The third time out for indie pop's dance-lite cover perverts has Dubstar refining their cotton-candy, melodic smacks with a higher sense of carbonated cheerfulness that should please fans not expecting all that much. The good news is that Steve Hillier and Chris Wilkie turn down the more string-heavy arrangements of old and a newborn sound of crunching guitars and rough beats certainly helps resuscitate the band from "poor man's St. Etienne" injuries. The bad news is that the band still sounds like they never stopped obsessing over the pop charts of 1985.

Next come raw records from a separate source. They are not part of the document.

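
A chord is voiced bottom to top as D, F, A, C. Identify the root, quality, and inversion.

The pitch classes D, F, A, C arrange in thirds as D–F–A–C: a D minor seventh chord.
The lowest note is D, the root of the chord, so this is root position (figured bass 7).

D minor seventh, root position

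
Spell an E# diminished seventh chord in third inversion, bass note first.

The chord tones are E#–G#–B–D. With the seventh (D) lowest for third inversion: D, E#, G#, B.

D, E#, G#, B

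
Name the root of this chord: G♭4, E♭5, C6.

C

Reordering Gb, Eb, C into stacked thirds gives C–Eb–Gb; the bottom of that stack, C, is the root.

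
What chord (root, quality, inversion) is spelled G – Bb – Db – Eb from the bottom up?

Eb dominant seventh, first inversion

Reducing to letter names: G, Bb, Db, Eb. These stack in thirds as Eb–G–Bb–Db — an Eb dominant seventh chord.
The lowest note is G, the third of the chord, so this is first inversion (figured bass 6/5).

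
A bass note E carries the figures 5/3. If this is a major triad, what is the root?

E

The figures 5/3 mean the root of the chord is in the bass. If E is the root of a major triad, the root is E (chord tones E–G#–B).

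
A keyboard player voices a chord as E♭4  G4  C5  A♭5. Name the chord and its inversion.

The pitch classes Eb, G, C, Ab arrange in thirds as Ab–C–Eb–G: an Ab major seventh chord.
The lowest note is Eb, the fifth of the chord, so this is second inversion (figured bass 4/3).

Ab major seventh, second inversion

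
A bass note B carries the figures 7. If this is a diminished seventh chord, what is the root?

The figures 7 mean the root of the chord is in the bass. If B is the root of a diminished seventh chord, the root is B (chord tones B–D–F–Ab).

B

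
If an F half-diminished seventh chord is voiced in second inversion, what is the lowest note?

Cb

The fifth of F half-diminished seventh (F–Ab–Cb–Eb) is Cb; that is the bass in second inversion.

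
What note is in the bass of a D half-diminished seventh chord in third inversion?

The seventh of D half-diminished seventh (D–F–Ab–C) is C; that is the bass in third inversion.

C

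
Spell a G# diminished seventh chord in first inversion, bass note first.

B, D, F, G#

Spelling G# diminished seventh: G#–B–D–F. In first inversion the third is bass, giving B, D, F, G# from the bottom.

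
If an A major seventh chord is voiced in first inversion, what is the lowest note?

The third of A major seventh (A–C#–E–G#) is C#; that is the bass in first inversion.

C#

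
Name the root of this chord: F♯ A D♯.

Reordering F#, A, D# into stacked thirds gives D#–F#–A; the bottom of that stack, D#, is the root.

D#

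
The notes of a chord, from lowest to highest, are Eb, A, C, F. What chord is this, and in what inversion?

The distinct note names are Eb, A, C, F. Stacked in thirds they read F–A–C–Eb, which is a dominant seventh chord on F.
Eb is the seventh of F dominant seventh; seventh in the bass means third inversion (figured bass 4/2).

F dominant seventh, third inversion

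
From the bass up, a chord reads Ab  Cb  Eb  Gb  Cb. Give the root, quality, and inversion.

Ab minor seventh, root position

The pitch classes Ab, Cb, Eb, Gb arrange in thirds as Ab–Cb–Eb–Gb: an Ab minor seventh chord.
Ab is the root of Ab minor seventh; root in the bass means root position (figured bass 7).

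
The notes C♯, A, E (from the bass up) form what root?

Reordering C#, A, E into stacked thirds gives A–C#–E; the bottom of that stack, A, is the root.

A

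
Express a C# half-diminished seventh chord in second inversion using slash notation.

C#ø7/G

Second inversion of C# half-diminished seventh has the fifth (G) in the bass. As a slash chord: C#ø7/G.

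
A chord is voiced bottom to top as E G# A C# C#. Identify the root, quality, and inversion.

Reducing to letter names: E, G#, A, C#. These stack in thirds as A–C#–E–G# — an A major seventh chord.
The lowest note is E, the fifth of the chord, so this is second inversion (figured bass 4/3).

A major seventh, second inversion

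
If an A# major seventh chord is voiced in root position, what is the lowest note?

A# major seventh is A#–C##–E#–G##. Root position places the root in the bass: A#.

A#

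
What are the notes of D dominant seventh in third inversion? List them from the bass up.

C, D, F#, A

D dominant seventh is D–F#–A–C. Third inversion puts the seventh (C) in the bass, with the remaining tones above: C, D, F#, A.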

The opening triumvirate of "Take It," "I," and "The Self Same Thing" is a splendid return to form, full of escalating siren smirks and euphoric blasts of air. Yet the album quickly starts gasping for breath. Sarah Blackwood's overly coached voice takes center stage in a huge number of mid-tempo ballads that attempt to fiddle with pop star prancing and sexual come-ons with awful lyrics like, "I'm the one that you knew/Cos I'm no one/With a great set of moves/And I can move it with you." Worse, when the band tries to regain their opening rhythm, they sound like either a female-fronted, Stigmata-era EMF ("Arc of Fire") or Shampoo ("I'm Conscious of Myself"). To think Dubstar started their career covering the obscure end of the 4AD discography, too.
At any rate, Make It Better is half-cocked: with the energy and chart-aping bop of the best of indie perfectionists, but also with too much dead weight when it tries to actually say something. One can't even call this sugary indie dance anymore. For better or worse, Dubstar is now "Sweet & Low."